J Orthop Surg Res 2025;
20:446. [PMID:
40329372 PMCID:
PMC12057201 DOI:
10.1186/s13018-025-05835-8]
[Citation(s) in RCA: 0] [Impact Index Per Article: 0] [Reference Citation Analysis] [Abstract] [Key Words] [MESH Headings] [Track Full Text] [Journal Information] [Submit a Manuscript] [Subscribe] [Scholar Register] [Received: 10/10/2024] [Accepted: 04/22/2025] [Indexed: 05/08/2025] Open
Abstract
OBJECTIVE
Lumbar fusion surgery is a common procedure for treating various degenerative spinal conditions. However, the incidence of proximal adjacent segment degeneration (PASD) remains a concern. This study aimed to investigate the effect of proximal facet joint angle (FJA) on PASD and then identify factors that influence prognosis after lumbar fusion surgery.
METHODS
In this retrospective study, the cases of 192 patients who underwent lumbar fusion surgery between January 2020 and June 2022 were analysed. Patients were classified in accordance with their baseline proximal FJA into the high (≥ 40°) and low (< 40°) FJA groups. Prognosis was evaluated during the last follow-up by using clinical, imaging and functional recovery criteria. PASD was assessed using Weishaupt criteria, and imaging parameters were measured on postoperative computed tomography (CT) reconstructions. Statistical analyses, including univariate and multivariate logistic regression, were performed to identify prognostic factors. Receiver operating characteristic (ROC) curves were used to assess predictive value.
RESULTS
The high FJA group exhibited significantly higher rates of PASD compared with the low FJA group (P < 0.001). No significant differences were observed in sex, age, body mass index (BMI) or follow-up duration between the two groups. Poor prognosis was associated with higher BMI, larger FJA and wider facet joint diameter.

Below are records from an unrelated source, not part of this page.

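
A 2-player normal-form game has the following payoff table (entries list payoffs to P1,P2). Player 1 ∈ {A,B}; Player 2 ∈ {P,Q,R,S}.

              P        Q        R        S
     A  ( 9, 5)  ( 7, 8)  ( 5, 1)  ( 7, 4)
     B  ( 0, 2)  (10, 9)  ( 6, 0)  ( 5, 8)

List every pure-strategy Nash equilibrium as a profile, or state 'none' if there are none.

PSNE = {(B,Q)}

(A,P): not NE [P2→Q gives 8>5]
(A,Q): not NE [P1→B gives 10>7]
(A,R): not NE [P1→B gives 6>5; P2→Q gives 8>1]
(A,S): not NE [P2→Q gives 8>4]
(B,P): not NE [P1→A gives 9>0; P2→Q gives 9>2]
(B,Q): NE
(B,R): not NE [P2→Q gives 9>0]
(B,S): not NE [P1→A gives 7>5; P2→Q gives 9>8]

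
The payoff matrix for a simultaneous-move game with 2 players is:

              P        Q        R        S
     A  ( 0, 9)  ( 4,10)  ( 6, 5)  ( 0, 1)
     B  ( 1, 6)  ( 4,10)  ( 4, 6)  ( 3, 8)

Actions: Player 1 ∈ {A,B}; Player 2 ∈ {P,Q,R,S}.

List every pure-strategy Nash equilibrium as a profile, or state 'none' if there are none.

PSNE = {(A,Q), (B,Q)}

(A,P): not NE [P1→B gives 1>0; P2→Q gives 10>9]
(A,Q): NE
(A,R): not NE [P2→Q gives 10>5]
(A,S): not NE [P1→B gives 3>0; P2→Q gives 10>1]
(B,P): not NE [P2→Q gives 10>6]
(B,Q): NE
(B,R): not NE [P1→A gives 6>4; P2→Q gives 10>6]
(B,S): not NE [P2→Q gives 10>8]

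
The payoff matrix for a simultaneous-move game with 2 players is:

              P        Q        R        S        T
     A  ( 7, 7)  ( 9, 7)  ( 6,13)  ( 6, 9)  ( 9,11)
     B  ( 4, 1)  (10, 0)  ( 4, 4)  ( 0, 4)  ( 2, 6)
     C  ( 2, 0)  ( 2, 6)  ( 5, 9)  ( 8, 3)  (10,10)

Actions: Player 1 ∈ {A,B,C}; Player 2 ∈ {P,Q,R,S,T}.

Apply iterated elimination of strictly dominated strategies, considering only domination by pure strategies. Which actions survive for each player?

P2 drop P (R beats it: A:13>7 B:4>1 C:9>0)
P2 drop Q (R beats it: A:13>7 B:4>0 C:9>6)
P1 drop B (A beats it: R:6>4 S:6>0 T:9>2)
P2 drop S (R beats it: A:13>9 C:9>3)
P1→{A,C} P2→{R,T}

Survivors P1:{A,C} P2:{R,T}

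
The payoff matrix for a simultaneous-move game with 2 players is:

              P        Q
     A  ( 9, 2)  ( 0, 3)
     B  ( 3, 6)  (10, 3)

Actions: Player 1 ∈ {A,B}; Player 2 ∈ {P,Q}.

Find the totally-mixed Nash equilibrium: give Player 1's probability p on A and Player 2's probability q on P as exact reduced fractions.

P1 indiff ⇒ q·9+(1-q)·0 = q·3+(1-q)·10 ⇒ q(6) = (1-q)(10) ⇒ q = 5/8
P2 indiff ⇒ p·2+(1-p)·6 = p·3+(1-p)·3 ⇒ p(-1) = (1-p)(-3) ⇒ p = 3/4

p=3/4, q=5/8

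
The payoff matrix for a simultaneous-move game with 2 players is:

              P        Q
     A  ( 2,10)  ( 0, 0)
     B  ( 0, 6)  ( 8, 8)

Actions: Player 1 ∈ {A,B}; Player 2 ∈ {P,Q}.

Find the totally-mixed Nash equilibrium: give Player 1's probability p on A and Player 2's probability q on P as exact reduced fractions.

P1 indiff ⇒ q·2+(1-q)·0 = q·0+(1-q)·8 ⇒ q(2) = (1-q)(8) ⇒ q = 4/5
P2 indiff ⇒ p·10+(1-p)·6 = p·0+(1-p)·8 ⇒ p(10) = (1-p)(2) ⇒ p = 1/6

P1 mixes 1/6 on A; P2 mixes 4/5 on P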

Logistic regression analysis identified BMI (odds ratio [OR] = 1.801, P = 0.001), FJA (OR = 6.320, P < 0.001) and facet joint sagittal (OR = 1.888, P < 0.001) and coronal (OR = 1.462, P < 0.001) diameters as independent predictors of poor prognosis. A smaller screw inclination angle was associated with better outcomes (OR = 0.907, P = 0.017). Joint ROC analysis underscored the significant predictive power of these factors (area under the curve = 0.881).
CONCLUSION
This study demonstrates that a larger proximal FJA is associated with increased PASD. It also identifies several prognostic factors that influence outcomes after lumbar fusion surgery. Patients with higher BMI, larger FJA and wider sagittal and coronal diameters are at increased risk for poor prognosis. These findings highlight the importance of comprehensive preoperative assessments to optimise surgical planning and improve outcomes in lumbar fusion surgery.